Gleichwohl war mit Artikel 23 Grundgesetz der Weg zu einer neuen Verfassung nicht a priori versperrt. Es gab sogar eine namhafte außerparlamentarische Bewegung, die an entsprechenden Entwürfen arbeitete. Aber insbesondere die Unionsparteien und das Gros der SPD sprachen sich dagegen aus.
Es mangelte also am politischen Willen der Mehrheit des Bundestages und daran hat sich bis heute nichts geändert. Selbst der Versuch, wenigstens Volksabstimmungen auf Bundesebene ins Grundgesetz schreiben, scheiterte erst kürzlich, auch an der Ablehnung des damaligen Bundeskanzlers Gerhard Schröder (SPD) und seines Bundesaußenministers, Joseph Fischer (Bündnis 90/DIE Grünen). In der gültigen Rechtssprechung gilt das Grundgesetz übrigens nicht mehr als Provisorium. Das ändert allerdings nichts an dem historischen Fakt, das es nie per Volksabstimmung autorisiert wurde, nicht 1949, nicht 1990, nicht danach.

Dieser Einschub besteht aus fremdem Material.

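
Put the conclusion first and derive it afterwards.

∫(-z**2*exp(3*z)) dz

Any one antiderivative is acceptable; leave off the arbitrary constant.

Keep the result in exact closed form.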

Diejenigen, die sich in der Fraktion DIE LINKE derzeit mit diesen Themen befassen, sehen aktuell allerdings keine ernsthafte Chance für eine neue, große Verfassungsdebatte. Das ist zwar bedauerlich, aber eben die Realität. Deshalb konzentrieren wir uns darauf, auch auf Bundesebene endlich "mehr Demokratie" durchzusetzen. Denn in Fragen direkter Demokratie ist die Bundesrepublik Deutschland noch immer ein EU-Entwicklungsland. So plädiert DIE LINKE zum Beispiel für eine neue EU-Verfassung, die zeitgleich und EU-weit per Volksabstimmung(en) zu bestätigen wäre.